Ее голубые глаза выражали неподдельный интерес.
— He знаю… Не знаю, как бывает легко, — сказал он задумчиво. — И разве я не прав, скажи?
— Прав, а что толку.
— Если с самого начала так все пойдет, то ничего мы не добьемся. Не будет у нас настоящей безнарядки. И вообще ничего не будет!
— А знаешь, Назар, я не люблю битых. Они трусливыми становятся, осторожными, как мыши.
— Я не буду битым.
— Тогда улыбайся, не раскисай! — Зина села на скамейку и повернулась к нему. — Ну, улыбнись! Ну, пожалуйста!
— Как? — криво улыбнулся он, превозмогая головную боль и сковавшую все тело тяжесть. — Вот так?
— Вот так! — вспылила она, взвилась со скамьи и пошла в бригадный домик.
— Зина, подожди! — бросился за ней Назар, но, увидев сидевших возле летней кухни Степана Матвеевича и Варвару Ивановну, метнулся в другую сторону.
— Чего это они — как брызги по сторонам? — удивился Шалдаев.
— Не понятно, что ли? Хорош отец, нечего сказать. Ты бы сказал ему, что жених у нее есть, нечего приставать.
— А этот не жених, что ли?
— Непутевый, — покачала головой Варвара Ивановна. — А скандальный какой, видел? Выгонят его из бригадиров скоро.
— Не позволим. Бригада у нас теперь — во! — показал он свой кулачище и, довольный сравнением, рассмеялся. — Черта свернем!

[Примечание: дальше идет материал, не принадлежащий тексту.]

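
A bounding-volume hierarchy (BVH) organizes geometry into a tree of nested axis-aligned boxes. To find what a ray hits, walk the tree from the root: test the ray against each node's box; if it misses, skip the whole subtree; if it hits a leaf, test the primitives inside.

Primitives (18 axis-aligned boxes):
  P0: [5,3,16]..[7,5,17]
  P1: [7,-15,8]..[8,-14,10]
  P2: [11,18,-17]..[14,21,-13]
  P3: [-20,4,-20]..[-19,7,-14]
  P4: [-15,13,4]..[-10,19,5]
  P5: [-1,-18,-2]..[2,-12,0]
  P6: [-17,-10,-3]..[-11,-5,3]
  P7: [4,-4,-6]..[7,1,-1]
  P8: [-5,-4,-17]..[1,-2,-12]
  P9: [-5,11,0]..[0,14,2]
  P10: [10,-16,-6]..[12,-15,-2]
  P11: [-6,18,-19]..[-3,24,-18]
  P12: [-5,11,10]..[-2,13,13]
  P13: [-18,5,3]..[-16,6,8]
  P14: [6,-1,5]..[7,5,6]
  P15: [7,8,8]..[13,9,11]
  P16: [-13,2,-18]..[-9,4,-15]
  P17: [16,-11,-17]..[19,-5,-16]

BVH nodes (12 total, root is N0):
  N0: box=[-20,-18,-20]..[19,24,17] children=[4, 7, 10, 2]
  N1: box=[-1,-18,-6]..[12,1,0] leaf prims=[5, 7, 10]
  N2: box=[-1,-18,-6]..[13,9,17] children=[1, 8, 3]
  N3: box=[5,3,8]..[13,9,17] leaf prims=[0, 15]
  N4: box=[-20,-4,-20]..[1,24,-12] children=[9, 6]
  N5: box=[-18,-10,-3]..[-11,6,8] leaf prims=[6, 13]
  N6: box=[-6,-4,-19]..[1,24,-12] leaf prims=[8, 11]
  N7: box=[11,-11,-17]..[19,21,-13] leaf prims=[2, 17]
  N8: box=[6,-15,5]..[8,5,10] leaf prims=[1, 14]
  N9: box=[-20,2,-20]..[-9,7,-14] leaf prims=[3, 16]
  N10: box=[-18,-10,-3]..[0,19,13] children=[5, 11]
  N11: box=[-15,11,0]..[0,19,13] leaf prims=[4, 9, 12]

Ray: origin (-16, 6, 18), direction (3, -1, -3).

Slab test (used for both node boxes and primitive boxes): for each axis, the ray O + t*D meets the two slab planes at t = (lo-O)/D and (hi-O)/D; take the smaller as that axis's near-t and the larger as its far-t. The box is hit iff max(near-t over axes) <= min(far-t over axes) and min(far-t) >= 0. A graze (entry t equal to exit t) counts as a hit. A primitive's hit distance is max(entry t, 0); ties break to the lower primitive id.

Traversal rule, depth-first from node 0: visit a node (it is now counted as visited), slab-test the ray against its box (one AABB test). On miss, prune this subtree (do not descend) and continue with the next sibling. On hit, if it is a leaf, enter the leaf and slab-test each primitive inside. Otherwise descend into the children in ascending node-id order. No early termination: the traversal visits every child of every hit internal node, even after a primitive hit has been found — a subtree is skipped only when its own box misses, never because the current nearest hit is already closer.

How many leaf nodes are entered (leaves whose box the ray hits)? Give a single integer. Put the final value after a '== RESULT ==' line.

Walk:
N0 x:[-4/3,35/3] y:[-18,24] z:[1/3,38/3] -> hit [1/3,35/3], descend [2, 4, 7, 10]
  N2 x:[5,29/3] y:[-3,24] z:[1/3,8] -> hit [5,8], descend [1, 3, 8]
    N1 x:[5,28/3] y:[5,24] z:[6,8] -> hit [6,8] leaf, test {P5(miss), P7@t=20/3, P10(miss)}
    N3 x:[7,29/3] y:[-3,3] z:[1/3,10/3] -> miss, prune
    N8 x:[22/3,8] y:[1,21] z:[8/3,13/3] -> miss, prune
  N4 x:[-4/3,17/3] y:[-18,10] z:[10,38/3] -> miss, prune
  N7 x:[9,35/3] y:[-15,17] z:[31/3,35/3] -> hit [31/3,35/3] leaf, test {P2(miss), P17@t=34/3}
  N10 x:[-2/3,16/3] y:[-13,16] z:[5/3,7] -> hit [5/3,16/3], descend [5, 11]
    N5 x:[-2/3,5/3] y:[0,16] z:[10/3,7] -> miss, prune
    N11 x:[1/3,16/3] y:[-13,-5] z:[5/3,6] -> miss, prune

Visited [0, 2, 1, 3, 8, 4, 7, 10, 5, 11]. Tests: 10 box, 2 leaf. Nearest: P7.

== RESULT ==
2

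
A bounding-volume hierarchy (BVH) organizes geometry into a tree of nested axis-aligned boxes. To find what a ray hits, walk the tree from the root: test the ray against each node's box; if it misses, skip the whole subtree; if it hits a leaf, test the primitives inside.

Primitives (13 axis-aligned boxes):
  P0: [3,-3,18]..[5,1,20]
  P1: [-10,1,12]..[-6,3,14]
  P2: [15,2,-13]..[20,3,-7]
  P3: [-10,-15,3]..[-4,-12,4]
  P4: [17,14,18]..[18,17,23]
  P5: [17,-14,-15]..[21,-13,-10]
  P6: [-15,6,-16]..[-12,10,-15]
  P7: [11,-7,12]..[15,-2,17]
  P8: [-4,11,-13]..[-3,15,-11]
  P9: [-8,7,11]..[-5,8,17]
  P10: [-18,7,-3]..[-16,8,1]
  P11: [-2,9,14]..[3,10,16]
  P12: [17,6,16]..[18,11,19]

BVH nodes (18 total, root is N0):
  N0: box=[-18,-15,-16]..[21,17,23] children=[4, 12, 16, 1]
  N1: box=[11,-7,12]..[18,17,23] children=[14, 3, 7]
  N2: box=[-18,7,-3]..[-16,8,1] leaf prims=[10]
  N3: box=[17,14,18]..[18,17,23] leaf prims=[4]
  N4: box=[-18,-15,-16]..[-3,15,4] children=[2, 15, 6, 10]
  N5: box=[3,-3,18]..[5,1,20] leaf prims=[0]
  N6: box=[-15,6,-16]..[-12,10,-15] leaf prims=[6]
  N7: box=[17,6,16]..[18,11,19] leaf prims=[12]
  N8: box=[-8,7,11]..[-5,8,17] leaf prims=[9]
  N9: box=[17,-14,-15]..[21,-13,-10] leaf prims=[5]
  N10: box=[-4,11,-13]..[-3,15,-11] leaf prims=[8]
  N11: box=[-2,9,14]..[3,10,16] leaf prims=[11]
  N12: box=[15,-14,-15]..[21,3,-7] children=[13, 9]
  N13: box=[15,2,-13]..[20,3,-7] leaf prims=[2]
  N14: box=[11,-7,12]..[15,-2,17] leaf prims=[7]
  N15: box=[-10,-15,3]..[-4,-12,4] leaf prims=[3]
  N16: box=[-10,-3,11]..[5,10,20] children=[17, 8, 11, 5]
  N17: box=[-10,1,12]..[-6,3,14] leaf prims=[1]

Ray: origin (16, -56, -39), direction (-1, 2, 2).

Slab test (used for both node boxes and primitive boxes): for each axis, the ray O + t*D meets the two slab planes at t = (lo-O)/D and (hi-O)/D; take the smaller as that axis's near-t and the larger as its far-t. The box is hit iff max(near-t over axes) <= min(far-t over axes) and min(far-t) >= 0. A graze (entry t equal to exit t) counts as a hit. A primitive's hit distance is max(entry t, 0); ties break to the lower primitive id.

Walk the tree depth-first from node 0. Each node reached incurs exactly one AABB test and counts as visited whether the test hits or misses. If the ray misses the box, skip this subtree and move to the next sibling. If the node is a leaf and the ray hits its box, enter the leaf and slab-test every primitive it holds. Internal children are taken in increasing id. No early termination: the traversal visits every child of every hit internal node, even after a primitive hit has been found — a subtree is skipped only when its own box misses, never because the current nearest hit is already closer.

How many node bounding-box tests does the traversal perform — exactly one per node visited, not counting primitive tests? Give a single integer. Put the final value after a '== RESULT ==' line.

Trace the traversal:
N0 x:[-5,34] y:[41/2,73/2] z:[23/2,31] -> hit [41/2,31], descend [1, 4, 12, 16]
  N1 x:[-2,5] y:[49/2,73/2] z:[51/2,31] -> miss, prune
  N4 x:[19,34] y:[41/2,71/2] z:[23/2,43/2] -> hit [41/2,43/2], descend [2, 6, 10, 15]
    N2 x:[32,34] y:[63/2,32] z:[18,20] -> miss, prune
    N6 x:[28,31] y:[31,33] z:[23/2,12] -> miss, prune
    N10 x:[19,20] y:[67/2,71/2] z:[13,14] -> miss, prune
    N15 x:[20,26] y:[41/2,22] z:[21,43/2] -> hit [21,43/2] leaf, test {P3@t=21}
  N12 x:[-5,1] y:[21,59/2] z:[12,16] -> miss, prune
  N16 x:[11,26] y:[53/2,33] z:[25,59/2] -> miss, prune

Summary -> nodes [0, 1, 4, 2, 6, 10, 15, 12, 16]; box-tests=9; leaf-entries=1; first=P3

== RESULT ==
9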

Варвара Ивановна посмотрела на мужа и певуче протянула:
— Э-эх, блаженный!
7
Зачем поехал в партком, Назар и сам не знал. Ведь не жаловаться же на Джахангира. Разговор состоялся наедине, попробуй докажи что-нибудь. А кроме того, знал Назар, любое сказанное против Джахангира слово поднимет возмущение всей его многочисленной родни, которая не раз уже заставляла замолкать и не таких смельчаков. Все знали влиятельных родственников Джахангира, работающих на руководящих должностях в районе и области. Каждый год все их близкие и дальние родственники приезжали в Каратепе к девяностолетнему дедушке Кудрату-бобо, жившему у Джахангира, и на этих встречах присутствовали все совхозные руководители. Сам Джахангир постоянно проваливал работу на всех занимаемых руководящих должностях, но неизвестно в силу каких причин с тем же постоянством регулярно поднимался на очередную ступеньку совхозной административной лестницы. «Осталось стать главным агрономом, а потом — директором», — подумал Назар, представив на миг Джахангира в директорском кабинете с красным знаменем. Мелькнула догадка, что по-байски надменный Джахангир, всегда красиво и добротно одетый, не захочет мириться с обшарпанной кабинетной мебелью и выбросит ее вместе с фанерной подставкой под знамя. А знамя, наверное, распластает по стене, как уже делал в своем маленьком кабинете отделения, когда унаследовал переходящее совхозное знамя от своего предшественника.